Des merles, des serins jaunes comme de l’or,
Chantent l’amour, et l’air plus enivrant encor.
Il est, sous les bosquets et les treilles poudreuses,
Des splendides festins et des noces heureuses ;
Il est des instrumens aux concerts sans pareils,
Et bien des cœurs contens et bien des yeux vermeils.
À l’Ave Maria, sous les portes latines,
On entend bien des luths et des voix argentines ;
On voit sur les balcons, derrière les cyprès,
Bien de beaux jeunes gens qui se parlent de près,
Bien des couples rêveurs, qui, le soir à la brune,
Se baisent sur la bouche en regardant la lune.

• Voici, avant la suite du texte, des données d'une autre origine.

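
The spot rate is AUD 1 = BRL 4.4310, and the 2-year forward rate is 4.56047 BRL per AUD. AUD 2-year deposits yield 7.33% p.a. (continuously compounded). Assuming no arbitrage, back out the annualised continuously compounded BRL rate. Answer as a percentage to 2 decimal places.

8.77%

T = 2 years.
CIP gives F = S · g_BRL/g_AUD, so g_BRL/g_AUD = 4.56047/4.431 = 1.0292191.
The AUD side grows by e^(0.0733×2) = 1.1578907.
So the BRL growth factor = 1.1917232.
r = ln(1.1917232)/2 = 0.087700 → 8.77%.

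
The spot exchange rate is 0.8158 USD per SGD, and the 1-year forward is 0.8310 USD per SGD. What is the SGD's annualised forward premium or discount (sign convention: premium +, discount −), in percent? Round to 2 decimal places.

+1.86%

T = 1 year.
(F − S)/S = (0.8310 − 0.8158)/0.8158 = 0.0186320.
Annualise by dividing by T: 0.0186320 / 1 = 0.018632 → 1.86%.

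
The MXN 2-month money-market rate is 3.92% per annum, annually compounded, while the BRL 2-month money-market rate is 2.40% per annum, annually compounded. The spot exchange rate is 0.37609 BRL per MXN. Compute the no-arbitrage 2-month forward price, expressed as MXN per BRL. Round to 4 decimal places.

2.6655

T = 2/12 years.
Growth of 1 BRL over T: (1 + 0.0240)^(2/12) = 1.0039606.
MXN accumulates by (1 + 0.0392)^(2/12) = 1.0064291.
CIP: F = S · (grow BRL)/(grow MXN) = 0.37609 × 1.0039606/1.0064291 = 0.3751676 BRL per MXN.
Invert for MXN per BRL: 1 / 0.3751676 = 2.6655.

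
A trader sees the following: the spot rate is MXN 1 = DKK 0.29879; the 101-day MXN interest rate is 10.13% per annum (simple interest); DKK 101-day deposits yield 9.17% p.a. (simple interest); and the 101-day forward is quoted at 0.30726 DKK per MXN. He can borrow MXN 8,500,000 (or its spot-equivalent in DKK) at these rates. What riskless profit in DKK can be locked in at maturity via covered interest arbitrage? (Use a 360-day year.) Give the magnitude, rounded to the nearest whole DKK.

DKK 80,881

T = 101/360 years.
Route A — deposit MXN, sell forward: 8,500,000 × 1.028420278 × 0.30726 = DKK 2,685,935.52.
Route B — convert at spot, deposit DKK: 8,500,000 × 0.29879 × 1.025726944 = DKK 2,605,054.11.
The quoted forward overvalues MXN, so borrow DKK, buy MXN at spot, deposit the MXN at 10.13%, and sell the proceeds forward at 0.30726.
The gap between the two covered legs is DKK 80,881.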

Hélas ! un monstre ailé qui plane dans les airs,
Et dont la lourde faux va sarclant l’univers,
La Mort, incessamment coupe toutes ces choses ;
Et femmes et bosquets, oiseaux, touffes de roses,
Belles dames, seigneurs, princes, ducs et marquis,
Elle met tout à bas, même des Médicis,
Elle met tout à bas avant le jour et l’heure ;
Et la stupide oublie, au fond de leur demeure,
Tous les gens de béquille et qui n’en peuvent plus :
Les porteurs de besace et les tristes perclus,
Les catharrheux branlant comme vieille muraille,
Les fiévreux au teint mat qui tremblent sur la paille,
Et les frêles vieillards qui n’ont plus qu’un seul pas
Pour atteindre la tombe et reposer leurs bras.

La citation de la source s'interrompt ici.